How Do I Become a Health Advocate

If you are passionate about want to play a hands-on role in improving the health of everyone in your community, you might be wondering how to become a health advocate. In the current healthcare system, some patients have difficulty accessing medical care or understanding complex diagnoses and prognoses. A health advocate is a type of educator who makes sure patients don’t get confused, intimidated or ignored by the complicated healthcare industry.

The terms “patient advocate,” “patient representative” and “health care advocate” are sometimes used to refer to health advocates. As community health workers, these professionals strive to educate patients on their options in obtaining healthcare. For example, a health advocate may work exclusively with community members who are uninsured or may not have regular access to medical care, such as the elderly or families in poverty. Often, health advocates help these community members find channels through which they can get the healthcare they need, such as enrolling in insurance programs or seeking treatment from clinics and community health systems.

Other health advocates actually accompany patients to doctor’s appointments, helping them ask questions, organize and process the information they are given, and keep track of tests and medications. These health advocates are often hired to work with individual clients who have been diagnosed with a serious, sometimes complicated illness. Health advocates may be former healthcare providers themselves, so they may be able to offer valuable insight to doctors during office visits. A major tenet of health advocacy is the right of patients to make informed decisions. As educators, health advocates are the ones who provide patients with the information they need to know to make important health decisions. They can also train patients on how to cope with chronic diseases and continue to live as full and active lives as possible.

Aspiring health advocates can pursue a number of paths into the field. Those who have a background as healthcare providers themselves began by pursuing formal education in medical school or a nursing program. Other health advocates approach the field with a background in social services. Still others gain experience working in a healthcare facility and complete a college-level certification course. Health advocates may work for medical facilities, insurance companies or non-profit organizations, or they may start their own businesses.

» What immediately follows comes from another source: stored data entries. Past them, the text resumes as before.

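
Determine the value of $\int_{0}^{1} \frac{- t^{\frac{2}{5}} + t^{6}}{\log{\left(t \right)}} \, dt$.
$\log{\left(5 \right)}$

Introduce a parameter $a$ in the exponent: let $I(a) = \int_{0}^{1} \frac{t^{6} - t^{a}}{\log{\left(t \right)}} \, dt$.

Since $\dfrac{\partial}{\partial a}\,t^{a} = t^{a} \ln t$, the $\ln t$ in the denominator cancels and
$$\frac{dI}{da} = \int_{0}^{1} -1 t^{a} \, dt = -1 \left[\frac{t^{a+1}}{a+1}\right]_0^1 = - \frac{1}{a + 1}.$$

Integrating with respect to $a$ gives $I(a) = \log{\left(\frac{7}{a + 1} \right)} + C$.

At $a = 6$ the integrand is identically $0$, so $I(6) = 0$. The closed form gives $0$, hence $C = 0$.

Setting $a = \frac{2}{5}$:
$$I = \log{\left(5 \right)}.$$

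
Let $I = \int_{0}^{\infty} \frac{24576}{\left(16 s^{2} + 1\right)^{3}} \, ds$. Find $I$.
$1152 \pi$

Start from the standard arctangent integral
$$J(a) = \int_{0}^{\infty} \frac{6}{a^{2} + s^{2}} \, ds = \frac{3 \pi}{a}.$$

Differentiating under the integral sign with respect to $a$,
$$\frac{dJ}{da} = \int_{0}^{\infty} - \frac{12 a}{\left(a^{2} + s^{2}\right)^{2}} \, ds = - \frac{3 \pi}{a^{2}},$$
so $\int_{0}^{\infty} \frac{6}{\left(a^{2} + s^{2}\right)^{2}} \, ds = \frac{3 \pi}{2 a^{3}}$.

Repeating — each differentiation of $1/(s^2+a^2)^j$ produces $-2ja/(s^2+a^2)^{j+1}$ — and dividing through by $-2ja$ at each step yields, after $2$ differentiations in total,
$$\int_{0}^{\infty} \frac{6}{\left(a^{2} + s^{2}\right)^{3}} \, ds = \frac{9 \pi}{8 a^{5}}.$$

Setting $a = \frac{1}{4}$:
$$I = 1152 \pi.$$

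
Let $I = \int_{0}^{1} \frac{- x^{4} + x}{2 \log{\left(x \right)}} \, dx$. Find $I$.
$- \frac{\log{\left(5 \right)}}{2} + \frac{\log{\left(2 \right)}}{2}$

Introduce a parameter $a$ in the exponent: let $I(a) = \int_{0}^{1} \frac{x - x^{a}}{2 \log{\left(x \right)}} \, dx$.

Since $\dfrac{\partial}{\partial a}\,x^{a} = x^{a} \ln x$, the $\ln x$ in the denominator cancels and
$$\frac{dI}{da} = \int_{0}^{1} - \frac{1}{2} x^{a} \, dx = - \frac{1}{2} \left[\frac{x^{a+1}}{a+1}\right]_0^1 = - \frac{1}{2 a + 2}.$$

Integrating with respect to $a$ gives $I(a) = - \frac{\log{\left(a + 1 \right)}}{2} + \frac{\log{\left(2 \right)}}{2} + C$.

At $a = 1$ the integrand is identically $0$, so $I(1) = 0$. The closed form gives $0$, hence $C = 0$.

Setting $a = 4$:
$$I = - \frac{\log{\left(5 \right)}}{2} + \frac{\log{\left(2 \right)}}{2}.$$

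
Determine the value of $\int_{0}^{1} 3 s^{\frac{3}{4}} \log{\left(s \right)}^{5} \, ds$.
$- \frac{1474560}{117649}$

Start from the elementary integral
$$J(a) = \int_{0}^{1} 3 s^{a} \, ds = \frac{3}{a + 1}.$$

Differentiating under the integral sign brings down a factor of $\ln s$:
$$\frac{dJ}{da} = \int_{0}^{1} 3 s^{a} \log{\left(s \right)} \, ds = - \frac{3}{\left(a + 1\right)^{2}}.$$

Repeating $5$ times in total — each differentiation brings down another $\ln s$ — gives
$$\frac{d^{5}J}{da^{5}} = \int_{0}^{1} 3 s^{a} \log{\left(s \right)}^{5} \, ds = - \frac{360}{\left(a + 1\right)^{6}},$$
and the integrand here is exactly the target integrand, so $I = - \frac{360}{\left(a + 1\right)^{6}}$.

Setting $a = \frac{3}{4}$:
$$I = - \frac{1474560}{117649}.$$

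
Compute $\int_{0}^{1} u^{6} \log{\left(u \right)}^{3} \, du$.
$- \frac{6}{2401}$

Begin with the known integral
$$J(a) = \int_{0}^{1} u^{a} \, du = \frac{1}{a + 1}.$$

Differentiating under the integral sign brings down a factor of $\ln u$:
$$\frac{dJ}{da} = \int_{0}^{1} u^{a} \log{\left(u \right)} \, du = - \frac{1}{\left(a + 1\right)^{2}}.$$

Repeating $3$ times in total — each differentiation brings down another $\ln u$ — gives
$$\frac{d^{3}J}{da^{3}} = \int_{0}^{1} u^{a} \log{\left(u \right)}^{3} \, du = - \frac{6}{\left(a + 1\right)^{4}},$$
and the integrand here is exactly the target integrand, so $I = - \frac{6}{\left(a + 1\right)^{4}}$.

Setting $a = 6$:
$$I = - \frac{6}{2401}.$$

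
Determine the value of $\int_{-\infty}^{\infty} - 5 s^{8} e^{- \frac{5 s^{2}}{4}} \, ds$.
$- \frac{672 \sqrt{5} \sqrt{\pi}}{125}$

Start from the elementary integral
$$J(a) = \int_{-\infty}^{\infty} - 5 e^{- a s^{2}} \, ds = - \frac{5 \sqrt{\pi}}{\sqrt{a}}.$$

Differentiating under the integral sign brings down a factor of $(-s^2)$:
$$\frac{dJ}{da} = \int_{-\infty}^{\infty} 5 s^{2} e^{- a s^{2}} \, ds = \frac{5 \sqrt{\pi}}{2 a^{\frac{3}{2}}}.$$

Repeating $4$ times in total — each differentiation brings down another $(-s^2)$ — gives
$$\frac{d^{4}J}{da^{4}} = \int_{-\infty}^{\infty} - 5 s^{8} e^{- a s^{2}} \, ds = - \frac{525 \sqrt{\pi}}{16 a^{\frac{9}{2}}},$$
and the integrand here is exactly the target integrand, so $I = - \frac{525 \sqrt{\pi}}{16 a^{\frac{9}{2}}}$.

Setting $a = \frac{5}{4}$:
$$I = - \frac{672 \sqrt{5} \sqrt{\pi}}{125}.$$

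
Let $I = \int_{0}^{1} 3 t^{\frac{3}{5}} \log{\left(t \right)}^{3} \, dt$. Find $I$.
$- \frac{5625}{2048}$

Start from the elementary integral
$$J(a) = \int_{0}^{1} 3 t^{a} \, dt = \frac{3}{a + 1}.$$

Differentiating under the integral sign brings down a factor of $\ln t$:
$$\frac{dJ}{da} = \int_{0}^{1} 3 t^{a} \log{\left(t \right)} \, dt = - \frac{3}{\left(a + 1\right)^{2}}.$$

Repeating $3$ times in total — each differentiation brings down another $\ln t$ — gives
$$\frac{d^{3}J}{da^{3}} = \int_{0}^{1} 3 t^{a} \log{\left(t \right)}^{3} \, dt = - \frac{18}{\left(a + 1\right)^{4}},$$
and the integrand here is exactly the target integrand, so $I = - \frac{18}{\left(a + 1\right)^{4}}$.

Setting $a = \frac{3}{5}$:
$$I = - \frac{5625}{2048}.$$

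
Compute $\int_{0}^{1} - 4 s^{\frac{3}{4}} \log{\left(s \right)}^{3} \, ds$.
$\frac{6144}{2401}$

Begin with the known integral
$$J(a) = \int_{0}^{1} - 4 s^{a} \, ds = - \frac{4}{a + 1}.$$

Differentiating under the integral sign brings down a factor of $\ln s$:
$$\frac{dJ}{da} = \int_{0}^{1} - 4 s^{a} \log{\left(s \right)} \, ds = \frac{4}{\left(a + 1\right)^{2}}.$$

Repeating $3$ times in total — each differentiation brings down another $\ln s$ — gives
$$\frac{d^{3}J}{da^{3}} = \int_{0}^{1} - 4 s^{a} \log{\left(s \right)}^{3} \, ds = \frac{24}{\left(a + 1\right)^{4}},$$
and the integrand here is exactly the target integrand, so $I = \frac{24}{\left(a + 1\right)^{4}}$.

Setting $a = \frac{3}{4}$:
$$I = \frac{6144}{2401}.$$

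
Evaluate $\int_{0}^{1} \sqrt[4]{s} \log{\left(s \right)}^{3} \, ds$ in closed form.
$- \frac{1536}{625}$

Consider the simpler parametrised integral
$$J(a) = \int_{0}^{1} s^{a} \, ds = \frac{1}{a + 1}.$$

Differentiating under the integral sign brings down a factor of $\ln s$:
$$\frac{dJ}{da} = \int_{0}^{1} s^{a} \log{\left(s \right)} \, ds = - \frac{1}{\left(a + 1\right)^{2}}.$$

Repeating $3$ times in total — each differentiation brings down another $\ln s$ — gives
$$\frac{d^{3}J}{da^{3}} = \int_{0}^{1} s^{a} \log{\left(s \right)}^{3} \, ds = - \frac{6}{\left(a + 1\right)^{4}},$$
and the integrand here is exactly the target integrand, so $I = - \frac{6}{\left(a + 1\right)^{4}}$.

Setting $a = \frac{1}{4}$:
$$I = - \frac{1536}{625}.$$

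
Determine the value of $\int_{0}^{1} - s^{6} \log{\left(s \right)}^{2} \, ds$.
$- \frac{2}{343}$

Start from the elementary integral
$$J(a) = \int_{0}^{1} - s^{a} \, ds = - \frac{1}{a + 1}.$$

Differentiating under the integral sign brings down a factor of $\ln s$:
$$\frac{dJ}{da} = \int_{0}^{1} - s^{a} \log{\left(s \right)} \, ds = \frac{1}{\left(a + 1\right)^{2}}.$$

Repeating twice in total — each differentiation brings down another $\ln s$ — gives
$$\frac{d^{2}J}{da^{2}} = \int_{0}^{1} - s^{a} \log{\left(s \right)}^{2} \, ds = - \frac{2}{\left(a + 1\right)^{3}},$$
and the integrand here is exactly the target integrand, so $I = - \frac{2}{\left(a + 1\right)^{3}}$.

Setting $a = 6$:
$$I = - \frac{2}{343}.$$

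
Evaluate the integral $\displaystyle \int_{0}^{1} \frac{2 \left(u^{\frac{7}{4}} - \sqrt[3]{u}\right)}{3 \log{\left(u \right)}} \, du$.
$- \log{\left(\frac{4 \sqrt[3]{132}}{33} \right)}$

Consider the one-parameter family: let $I(a) = \int_{0}^{1} \frac{2 \left(u^{\frac{7}{4}} - u^{a}\right)}{3 \log{\left(u \right)}} \, du$.

Since $\dfrac{\partial}{\partial a}\,u^{a} = u^{a} \ln u$, the $\ln u$ in the denominator cancels and
$$\frac{dI}{da} = \int_{0}^{1} - \frac{2}{3} u^{a} \, du = - \frac{2}{3} \left[\frac{u^{a+1}}{a+1}\right]_0^1 = - \frac{2}{3 a + 3}.$$

Integrating with respect to $a$ gives $I(a) = - \log{\left(\frac{2 \sqrt[3]{22} \left(a + 1\right)^{\frac{2}{3}}}{11} \right)} + C$.

At $a = \frac{7}{4}$ the integrand is identically $0$, so $I(\frac{7}{4}) = 0$. The closed form gives $0$, hence $C = 0$.

Setting $a = \frac{1}{3}$:
$$I = - \log{\left(\frac{4 \sqrt[3]{132}}{33} \right)}.$$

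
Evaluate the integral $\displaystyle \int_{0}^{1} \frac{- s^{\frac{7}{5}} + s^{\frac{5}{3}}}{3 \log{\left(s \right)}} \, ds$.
$- \log{\left(3 \right)} + \frac{\log{\left(30 \right)}}{3}$

Consider the one-parameter family: let $I(a) = \int_{0}^{1} \frac{- s^{\frac{7}{5}} + s^{a}}{3 \log{\left(s \right)}} \, ds$.

Since $\dfrac{\partial}{\partial a}\,s^{a} = s^{a} \ln s$, the $\ln s$ in the denominator cancels and
$$\frac{dI}{da} = \int_{0}^{1} \frac{1}{3} s^{a} \, ds = \frac{1}{3} \left[\frac{s^{a+1}}{a+1}\right]_0^1 = \frac{1}{3 \left(a + 1\right)}.$$

Integrating with respect to $a$ gives $I(a) = \log{\left(\frac{\sqrt[3]{90} \sqrt[3]{a + 1}}{6} \right)} + C$.

At $a = \frac{7}{5}$ the integrand is identically $0$, so $I(\frac{7}{5}) = 0$. The closed form gives $0$, hence $C = 0$.

Setting $a = \frac{5}{3}$:
$$I = - \log{\left(3 \right)} + \frac{\log{\left(30 \right)}}{3}.$$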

Community health workers as a whole earn a median salary of $34,620 per year, according to the United States Bureau of Labor Statistics (BLS). Health educators of all types enjoy a positive job outlook, with the BLS anticipating 37 job growth over a ten-year period in this field, as compared to only 14 percent job growth for all occupations during the same timeframe. Additionally, health advocates have the personal satisfaction of knowing that they have made an important difference in the health of people in their communities. If you are passionate about health education and access to healthcare, knowing how to become a health advocate could be the start of a fulfilling new career.